In the March 2013 issue of HealthLeaders Media magazine, Michael Zeis reports on the rebooting of cardio service lines at healthcare organizations around the country. He writes, “Those responsible for cardio service lines are placing more emphasis on patient behavior. Closely and loosely aligned partners, often practicing in the community and not in the hospital, are playing pivotal roles in expanding the patient referral base in new ways. And even though there is more emphasis on care outside the hospital, for the most part, healthcare leaders expect stability in cardio revenues and contribution margins, partly as a by-product of industry consolidation.”

Zeis says this reboot can be seen in the shift toward prevention that many organizations have made. According to a HealthLeaders Media Intelligence Report, 50 percent have made “prevention programs …critical parts of their cardio service lines,” with 47 percent emphasizing wellness programs. You can expect these percentages to increase over the next three or so years, Zeis forecasts, with 62 percent emphasizing prevention and 54 percent wellness, “while inpatient drops from 69 percent to 35 percent.”

“[We’ve been through] a big transformation of care,” said Laura Robertson, RN, chief executive officer of Arizona’s Banner Heart Hospital. “We brought in a post-acute care skilled-nursing facility and home care. With them we designed cardiac units in their skilled-nursing facilities and [established] cardiac teams to manage patients through home care. [Now they are] more successful at assessing, understanding what to do, managing both resources and patients in the home.”

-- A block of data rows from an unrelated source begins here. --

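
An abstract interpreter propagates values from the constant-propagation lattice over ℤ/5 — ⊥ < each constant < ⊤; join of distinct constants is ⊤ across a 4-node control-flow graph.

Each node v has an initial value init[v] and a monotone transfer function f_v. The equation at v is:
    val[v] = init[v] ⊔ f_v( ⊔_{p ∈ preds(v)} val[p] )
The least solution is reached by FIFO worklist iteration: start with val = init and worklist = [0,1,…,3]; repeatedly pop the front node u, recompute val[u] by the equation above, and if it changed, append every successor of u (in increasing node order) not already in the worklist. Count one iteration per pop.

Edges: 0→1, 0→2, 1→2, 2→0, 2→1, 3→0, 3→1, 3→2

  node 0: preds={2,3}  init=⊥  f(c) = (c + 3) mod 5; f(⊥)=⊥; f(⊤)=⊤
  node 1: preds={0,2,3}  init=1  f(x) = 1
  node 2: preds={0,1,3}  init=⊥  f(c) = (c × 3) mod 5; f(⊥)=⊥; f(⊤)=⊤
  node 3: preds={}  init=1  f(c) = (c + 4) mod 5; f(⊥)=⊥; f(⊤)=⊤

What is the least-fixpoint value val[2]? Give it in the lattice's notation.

⊤

Trace (7 dequeues):
  [1] u=0 | in 1 | out 4 | prev ⊥ | push {}
  [2] u=1 | in ⊤ | out 1 | ==
  [3] u=2 | in ⊤ | out ⊤ | prev ⊥ | push {0,1}
  [4] u=3 | in ⊥ | out 1 | ==
  [5] u=0 | in ⊤ | out ⊤ | prev 4 | push {2}
  [6] u=1 | in ⊤ | out 1 | ==
  [7] u=2 | in ⊤ | out ⊤ | ==

Converged values:
  [0] ⊤
  [1] 1
  [2] ⊤
  [3] 1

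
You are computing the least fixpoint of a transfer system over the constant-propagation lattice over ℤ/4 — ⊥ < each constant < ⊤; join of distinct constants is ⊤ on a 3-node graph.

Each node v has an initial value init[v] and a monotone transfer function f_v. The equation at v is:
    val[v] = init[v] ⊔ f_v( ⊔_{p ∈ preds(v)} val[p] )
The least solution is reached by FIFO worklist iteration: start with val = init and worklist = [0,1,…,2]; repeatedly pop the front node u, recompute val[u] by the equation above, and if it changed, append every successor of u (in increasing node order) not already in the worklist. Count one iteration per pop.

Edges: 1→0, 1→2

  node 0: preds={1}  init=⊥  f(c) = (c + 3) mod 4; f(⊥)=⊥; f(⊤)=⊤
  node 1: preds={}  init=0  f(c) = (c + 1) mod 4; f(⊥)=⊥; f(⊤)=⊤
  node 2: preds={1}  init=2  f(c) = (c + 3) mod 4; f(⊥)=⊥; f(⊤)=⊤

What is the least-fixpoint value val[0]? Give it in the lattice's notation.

Worklist (3 pops):
  #1 pop 0: in=0 → 3 (was ⊥); enqueue []
  #2 pop 1: in=⊥ → 0 (no change)
  #3 pop 2: in=0 → ⊤ (was 2); enqueue []

Fixpoint:
  val[0] = 3
  val[1] = 0
  val[2] = ⊤

3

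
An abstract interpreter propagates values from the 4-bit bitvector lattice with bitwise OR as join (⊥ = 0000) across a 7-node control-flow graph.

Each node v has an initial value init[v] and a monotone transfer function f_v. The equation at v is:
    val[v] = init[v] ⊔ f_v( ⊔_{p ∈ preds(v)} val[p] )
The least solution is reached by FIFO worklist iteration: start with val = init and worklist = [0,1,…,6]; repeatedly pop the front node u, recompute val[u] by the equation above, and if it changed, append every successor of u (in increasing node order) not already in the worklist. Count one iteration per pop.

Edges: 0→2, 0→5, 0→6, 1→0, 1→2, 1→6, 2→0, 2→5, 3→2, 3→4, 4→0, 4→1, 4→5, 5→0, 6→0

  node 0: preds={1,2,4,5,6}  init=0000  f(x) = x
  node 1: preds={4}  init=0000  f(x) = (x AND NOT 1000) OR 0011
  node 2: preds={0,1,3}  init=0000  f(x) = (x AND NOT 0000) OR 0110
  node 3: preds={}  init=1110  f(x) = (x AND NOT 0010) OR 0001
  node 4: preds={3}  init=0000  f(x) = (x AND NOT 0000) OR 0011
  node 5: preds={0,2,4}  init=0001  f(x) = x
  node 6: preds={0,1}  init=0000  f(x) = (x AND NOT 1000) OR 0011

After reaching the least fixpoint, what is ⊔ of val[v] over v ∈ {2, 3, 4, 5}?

Trace (14 dequeues):
  [1] u=0 | in 0001 | out 0001 | prev 0000 | push {}
  [2] u=1 | in 0000 | out 0011 | prev 0000 | push {0}
  [3] u=2 | in 1111 | out 1111 | prev 0000 | push {}
  [4] u=3 | in 0000 | out 1111 | prev 1110 | push {2}
  [5] u=4 | in 1111 | out 1111 | prev 0000 | push {1}
  [6] u=5 | in 1111 | out 1111 | prev 0001 | push {}
  [7] u=6 | in 0011 | out 0011 | prev 0000 | push {}
  [8] u=0 | in 1111 | out 1111 | prev 0001 | push {5,6}
  [9] u=2 | in 1111 | out 1111 | ==
  [10] u=1 | in 1111 | out 0111 | prev 0011 | push {0,2}
  [11] u=5 | in 1111 | out 1111 | ==
  [12] u=6 | in 1111 | out 0111 | prev 0011 | push {}
  [13] u=0 | in 1111 | out 1111 | ==
  [14] u=2 | in 1111 | out 1111 | ==

Converged values:
  [0] 1111
  [1] 0111
  [2] 1111
  [3] 1111
  [4] 1111
  [5] 1111
  [6] 0111

1111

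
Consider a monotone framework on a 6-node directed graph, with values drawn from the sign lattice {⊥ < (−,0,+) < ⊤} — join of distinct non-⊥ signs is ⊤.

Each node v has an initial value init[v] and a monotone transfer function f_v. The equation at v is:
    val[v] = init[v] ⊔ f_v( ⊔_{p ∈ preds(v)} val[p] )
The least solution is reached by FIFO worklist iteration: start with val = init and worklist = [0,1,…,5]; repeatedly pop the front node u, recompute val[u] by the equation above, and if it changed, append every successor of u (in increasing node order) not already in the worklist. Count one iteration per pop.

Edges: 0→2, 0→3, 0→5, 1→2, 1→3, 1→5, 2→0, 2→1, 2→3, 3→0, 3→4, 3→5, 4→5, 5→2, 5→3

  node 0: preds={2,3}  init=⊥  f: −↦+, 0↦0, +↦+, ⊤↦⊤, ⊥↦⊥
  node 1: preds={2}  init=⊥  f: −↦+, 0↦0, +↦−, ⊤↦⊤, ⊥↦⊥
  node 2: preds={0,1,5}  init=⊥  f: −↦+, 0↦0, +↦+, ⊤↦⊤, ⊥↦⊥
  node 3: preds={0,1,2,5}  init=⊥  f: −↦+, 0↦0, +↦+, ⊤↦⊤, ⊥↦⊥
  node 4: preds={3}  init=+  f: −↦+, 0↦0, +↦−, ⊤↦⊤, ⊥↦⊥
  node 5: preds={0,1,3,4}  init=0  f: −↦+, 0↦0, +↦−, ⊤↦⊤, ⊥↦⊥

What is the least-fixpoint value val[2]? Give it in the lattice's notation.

⊤

Worklist (17 pops):
  #1 pop 0: in=⊥ → ⊥ (no change)
  #2 pop 1: in=⊥ → ⊥ (no change)
  #3 pop 2: in=0 → 0 (was ⊥); enqueue [0,1]
  #4 pop 3: in=0 → 0 (was ⊥); enqueue []
  #5 pop 4: in=0 → ⊤ (was +); enqueue []
  #6 pop 5: in=⊤ → ⊤ (was 0); enqueue [2,3]
  #7 pop 0: in=0 → 0 (was ⊥); enqueue [5]
  #8 pop 1: in=0 → 0 (was ⊥); enqueue []
  #9 pop 2: in=⊤ → ⊤ (was 0); enqueue [0,1]
  #10 pop 3: in=⊤ → ⊤ (was 0); enqueue [4]
  #11 pop 5: in=⊤ → ⊤ (no change)
  #12 pop 0: in=⊤ → ⊤ (was 0); enqueue [2,3,5]
  #13 pop 1: in=⊤ → ⊤ (was 0); enqueue []
  #14 pop 4: in=⊤ → ⊤ (no change)
  #15 pop 2: in=⊤ → ⊤ (no change)
  #16 pop 3: in=⊤ → ⊤ (no change)
  #17 pop 5: in=⊤ → ⊤ (no change)

Fixpoint:
  val[0] = ⊤
  val[1] = ⊤
  val[2] = ⊤
  val[3] = ⊤
  val[4] = ⊤
  val[5] = ⊤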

The question then becomes, “With a shift away from inpatient care for some services, what happens to cardio revenues?” Some organizations, like Piedmont Physicians Organization, are using their wellness programs to “prompt early medical encounters with the population at large, maximizing the opportunities to establish relationships with patients.”

As Zeis notes, this sounds suspiciously like marketing jargon. President and CEO Sid Kirschner prefers to call it “a mutual-benefit endeavor. You want to capture the patient as early as possible in your cycle. It’s a combination of preventive health benefit for the patient as well as a marketing program. So now that you have the patient, as the patient ages and has a problem, the patient is in your system.”

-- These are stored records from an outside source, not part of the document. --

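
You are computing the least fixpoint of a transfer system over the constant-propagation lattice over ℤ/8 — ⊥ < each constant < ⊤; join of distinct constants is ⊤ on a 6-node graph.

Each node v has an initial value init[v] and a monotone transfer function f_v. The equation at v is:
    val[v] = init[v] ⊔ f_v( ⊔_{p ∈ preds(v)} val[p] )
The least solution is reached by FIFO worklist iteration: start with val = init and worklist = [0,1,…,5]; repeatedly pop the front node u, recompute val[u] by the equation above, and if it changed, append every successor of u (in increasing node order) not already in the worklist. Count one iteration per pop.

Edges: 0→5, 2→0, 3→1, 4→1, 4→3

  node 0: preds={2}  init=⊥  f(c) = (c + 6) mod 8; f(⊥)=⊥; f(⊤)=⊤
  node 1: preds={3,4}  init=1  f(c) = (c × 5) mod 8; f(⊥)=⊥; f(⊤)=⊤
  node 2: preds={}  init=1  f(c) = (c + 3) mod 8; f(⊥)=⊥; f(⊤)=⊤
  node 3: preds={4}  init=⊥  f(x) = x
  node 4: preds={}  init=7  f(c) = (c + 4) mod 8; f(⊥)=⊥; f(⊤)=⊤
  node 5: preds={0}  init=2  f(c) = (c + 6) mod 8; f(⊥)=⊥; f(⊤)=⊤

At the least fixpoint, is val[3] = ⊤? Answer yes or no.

Iteration log — 7 steps:
  step 1. node 0  ⊔preds=1  new=7  old=⊥  +wl: 
  step 2. node 1  ⊔preds=7  new=⊤  old=1  +wl: 
  step 3. node 2  ⊔preds=⊥  new=1  stable
  step 4. node 3  ⊔preds=7  new=7  old=⊥  +wl: 1
  step 5. node 4  ⊔preds=⊥  new=7  stable
  step 6. node 5  ⊔preds=7  new=⊤  old=2  +wl: 
  step 7. node 1  ⊔preds=7  new=⊤  stable

Least fixpoint reached:
  node 0: 7
  node 1: ⊤
  node 2: 1
  node 3: 7
  node 4: 7
  node 5: ⊤

no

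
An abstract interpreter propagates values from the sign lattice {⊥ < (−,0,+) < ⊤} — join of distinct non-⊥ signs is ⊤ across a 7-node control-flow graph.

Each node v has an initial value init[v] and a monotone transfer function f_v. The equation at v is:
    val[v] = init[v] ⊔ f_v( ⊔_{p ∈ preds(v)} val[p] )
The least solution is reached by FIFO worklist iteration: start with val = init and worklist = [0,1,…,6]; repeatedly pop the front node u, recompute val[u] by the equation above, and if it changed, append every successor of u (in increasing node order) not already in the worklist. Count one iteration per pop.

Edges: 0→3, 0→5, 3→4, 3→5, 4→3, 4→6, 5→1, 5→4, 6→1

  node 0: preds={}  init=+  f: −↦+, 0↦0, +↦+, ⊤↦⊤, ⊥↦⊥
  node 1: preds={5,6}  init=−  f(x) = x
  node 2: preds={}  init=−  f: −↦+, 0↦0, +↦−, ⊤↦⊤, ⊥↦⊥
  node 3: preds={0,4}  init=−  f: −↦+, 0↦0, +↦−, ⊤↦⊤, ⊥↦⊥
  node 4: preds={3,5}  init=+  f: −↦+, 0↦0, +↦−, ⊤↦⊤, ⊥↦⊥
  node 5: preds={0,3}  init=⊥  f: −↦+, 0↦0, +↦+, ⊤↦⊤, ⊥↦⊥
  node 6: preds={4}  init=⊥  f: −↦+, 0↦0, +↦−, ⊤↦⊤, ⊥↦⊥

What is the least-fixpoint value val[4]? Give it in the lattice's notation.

Trace (14 dequeues):
  [1] u=0 | in ⊥ | out + | ==
  [2] u=1 | in ⊥ | out − | ==
  [3] u=2 | in ⊥ | out − | ==
  [4] u=3 | in + | out − | ==
  [5] u=4 | in − | out + | ==
  [6] u=5 | in ⊤ | out ⊤ | prev ⊥ | push {1,4}
  [7] u=6 | in + | out − | prev ⊥ | push {}
  [8] u=1 | in ⊤ | out ⊤ | prev − | push {}
  [9] u=4 | in ⊤ | out ⊤ | prev + | push {3,6}
  [10] u=3 | in ⊤ | out ⊤ | prev − | push {4,5}
  [11] u=6 | in ⊤ | out ⊤ | prev − | push {1}
  [12] u=4 | in ⊤ | out ⊤ | ==
  [13] u=5 | in ⊤ | out ⊤ | ==
  [14] u=1 | in ⊤ | out ⊤ | ==

Converged values:
  [0] +
  [1] ⊤
  [2] −
  [3] ⊤
  [4] ⊤
  [5] ⊤
  [6] ⊤

⊤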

Many organizations are also increasing their imaging services to produce more revenue from cardio. The Intelligence Report found that “the cardio service line remains a leading service line in terms of financial contribution,” with “74 percent of healthcare leaders [expecting] to expand their cardio service lines in the next three years.”

Physician alignment has also become more important to the success of a cardio service line. “More than ever, we are aligning with medical staff. For the cardio service line, you need cardiologists who are committed to your facility to bring business, ensure quality and service, and manage costs,” Robertson said. Interventional cardiologists are especially in demand, she adds, since “interventional cardio is the real driver of reimbursement. They’ll do the procedures like catheters and stents. A noninterventional cardiologist can do a diagnostic catheterization, but they can’t do any interventions.”

How are you developing or even rebooting your cardio service line? What have you added or removed from your service line? How has it affected the quality and efficiency of your care?